The new book by Douglas Carter Beane brings the story to a modern sentimentality. Beane’s incarnation is certainly more political and definitely more progressive. Prince Charming (in this new version he is known simply as Topher) realizes that listening to the common folk is more important than listening to corrupt advisers. Cinderella (or Ella) has already learned that altruism will usually triumph over cynicism and self assurance will persevere over negativity.
Sure, it’s still a love story, and the man has most of the power, but there is a noticeable shift in the balance of the protagonist couple’s eventual relationship. Beane and director Johnna Wright have wisely retained the magic of the pumpkin, the fairy-godmother and a glass slipper that miraculously only fits one foot. The comedy is mostly physical – it is a holiday show after all.
As the title character, Burnaby actor Ali Watson seems an unlikely heroine, but her natural comic timing, confidence and a no-nonsense performance soon endears her to the audience, not to mention that she has a terrific voice. Kamyar Pazandeh as an unpretentious Prince Topher (short for Christopher) exudes a certain charm – even though never actually referred to as “Charming.” He and Watson display wonderful on-stage chemistry, despite not seen together that much.
Among the supporting performances, Tainui Kuru is remarkably droll as Sebastian, the comically corrupt court official. Ryan Maschke seemed to be having way too much fun as town crier Pinkleton. Lossen Chambers is delightfully camp as Madame, Cinderella’s misunderstood stepmother. Ben Brown acquits himself reasonably well in the role of a maladroit activist Jean-Michel, considering the character would seem to belong to a different story.
I really enjoyed watching Danica Kobayashi and Sarah Cantuba as Cinderella’s step-sisters, Gabrielle and Charlotte respectively.

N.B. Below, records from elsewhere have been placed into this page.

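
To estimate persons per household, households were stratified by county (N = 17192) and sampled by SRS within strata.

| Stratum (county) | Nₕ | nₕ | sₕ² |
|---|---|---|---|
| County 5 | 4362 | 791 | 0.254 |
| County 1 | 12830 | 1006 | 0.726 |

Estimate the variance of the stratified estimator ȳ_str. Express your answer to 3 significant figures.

3.87 × 10^-4

Var(ȳ_str) = Σₕ Wₕ²(1 − fₕ)sₕ²/nₕ with Wₕ = Nₕ/N, N = 17192.
County 5: Wₕ = 0.25372266; term = 0.25372266²·(1 − 0.18133884)·0.254/791 = 1.6923101 × 10^-5.
County 1: Wₕ = 0.74627734; term = 0.74627734²·(1 − 0.07840998)·0.726/1006 = 3.7040506 × 10^-4.
Sum = 3.8732816 × 10^-4.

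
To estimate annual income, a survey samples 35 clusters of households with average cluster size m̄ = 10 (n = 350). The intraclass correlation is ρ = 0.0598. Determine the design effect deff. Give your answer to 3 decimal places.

deff = 1 + (10 − 1)·0.0598 = 1 + 0.5382 = 1.5382.

1.538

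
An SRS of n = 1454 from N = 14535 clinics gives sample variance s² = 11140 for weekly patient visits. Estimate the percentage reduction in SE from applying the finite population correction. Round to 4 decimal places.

f = n/N = 1454/14535 = 0.10003440.
SE_no-fpc = √(s²/n) = 2.7679637; SE_fpc = √((1−f)s²/n) = 2.6258708.
Ratio = √(1−f) = 0.94866517. Reduction = 100·(1 − 0.94866517) = 5.1335%.

5.1335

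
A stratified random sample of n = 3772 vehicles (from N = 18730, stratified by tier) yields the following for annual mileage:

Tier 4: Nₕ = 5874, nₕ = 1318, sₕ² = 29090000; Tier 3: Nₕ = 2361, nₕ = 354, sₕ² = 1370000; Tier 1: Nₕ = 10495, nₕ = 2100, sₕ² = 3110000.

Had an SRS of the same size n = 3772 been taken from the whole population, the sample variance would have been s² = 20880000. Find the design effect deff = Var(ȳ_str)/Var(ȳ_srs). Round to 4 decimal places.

0.4768

Var(ȳ_str) = Σ Wₕ²(1−fₕ)sₕ²/nₕ with Wₕ = Nₕ/18730:
  Tier 4: (5874/18730)²·(1−1318/5874)·29090000/1318 = 1683.7221
  Tier 3: (2361/18730)²·(1−354/2361)·1370000/354 = 52.273925
  Tier 1: (10495/18730)²·(1−2100/10495)·3110000/2100 = 371.9364
  → Var(ȳ_str) = 2107.9324.
Var(ȳ_srs) = (1 − 3772/18730)·20880000/3772 = 4420.7358.
deff = 2107.9324 / 4420.7358 = 0.4768.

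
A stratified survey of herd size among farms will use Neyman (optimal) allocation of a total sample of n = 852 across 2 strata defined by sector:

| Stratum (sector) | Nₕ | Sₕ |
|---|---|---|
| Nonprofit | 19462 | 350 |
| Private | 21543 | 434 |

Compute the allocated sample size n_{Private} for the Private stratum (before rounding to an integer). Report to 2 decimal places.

Neyman allocation: nₕ = n·NₕSₕ / Σⱼ NⱼSⱼ.
Σ NⱼSⱼ = 19462·350 + 21543·434 = 1.6161362 × 10^7.
n_{Private} = 852·21543·434 / (1.6161362 × 10^7) = 492.90.

492.90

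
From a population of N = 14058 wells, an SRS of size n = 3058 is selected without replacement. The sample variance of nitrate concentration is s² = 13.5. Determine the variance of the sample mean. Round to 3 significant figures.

0.00345

Under SRS without replacement, Var(ȳ) = (1 − f)·s²/n with f = n/N = 3058/14058 = 0.21752739.
Var(ȳ) = (1 − 0.21752739)·13.5/3058 = 0.78247261·0.0044146501 = 0.0034543428.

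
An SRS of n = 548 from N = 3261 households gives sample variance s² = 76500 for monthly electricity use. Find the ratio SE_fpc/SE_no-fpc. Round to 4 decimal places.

f = n/N = 548/3261 = 0.16804661.
SE_no-fpc = √(s²/n) = 11.815183; SE_fpc = √((1−f)s²/n) = 10.776803.
Ratio = √(1−f) = 0.91211479.

0.9121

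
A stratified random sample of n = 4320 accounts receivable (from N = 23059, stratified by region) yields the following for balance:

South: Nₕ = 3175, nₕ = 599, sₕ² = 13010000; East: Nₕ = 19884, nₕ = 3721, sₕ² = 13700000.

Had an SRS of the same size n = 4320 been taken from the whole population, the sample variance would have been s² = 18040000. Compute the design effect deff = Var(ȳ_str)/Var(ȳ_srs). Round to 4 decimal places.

Var(ȳ_str) = Σ Wₕ²(1−fₕ)sₕ²/nₕ with Wₕ = Nₕ/23059:
  South: (3175/23059)²·(1−599/3175)·13010000/599 = 334.08665
  East: (19884/23059)²·(1−3721/19884)·13700000/3721 = 2225.3877
  → Var(ȳ_str) = 2559.4744.
Var(ȳ_srs) = (1 − 4320/23059)·18040000/4320 = 3393.585.
deff = 2559.4744 / 3393.585 = 0.7542.

0.7542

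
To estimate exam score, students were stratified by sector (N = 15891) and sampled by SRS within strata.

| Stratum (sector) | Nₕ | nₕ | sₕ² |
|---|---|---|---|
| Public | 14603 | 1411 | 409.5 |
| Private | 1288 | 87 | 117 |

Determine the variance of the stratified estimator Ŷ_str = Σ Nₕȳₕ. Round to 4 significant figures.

5.799 × 10^7

Var(Ŷ_str) = Σₕ Nₕ²(1 − fₕ)sₕ²/nₕ.
Public: 14603²·(1 − 1411/14603)·409.5/1411 = 5.5908729 × 10^7.
Private: 1288²·(1 − 87/1288)·117/87 = 2.0802977 × 10^6.
Sum = 5.7989027 × 10^7.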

They manage to advance from the pantomime characters of some previous productions and allow for a sincere sisterhood with Cinderella. Ms. Kobayashi also takes on the responsibility of the show’s dance captain and Ms. Cantuba leads the female cast members in the second act opening song “Stepsister’s Lament.”
Nicol Spinola’s elegant choreography is effortlessly performed by a talented ensemble. Alaia Hamer’s sumptuous costumes must have consumed a large chunk of the production budget. Particularly impressive, is the magical transformation of Cinderella and her godmother’s (Caitriona Murphy) rags to opulent gowns.
Jennifer Stewart and Sophie Tang combine to create a functional single set that utilizes basic moving pieces as needed. The scenic design also provides for a paneled box that reveals Cinderella’s kitchen as the narrative requires.
This high quality Gateway Theatre production offers a new take on a timeless story. I’m sure that the magic will have you smiling long after you leave the theatre.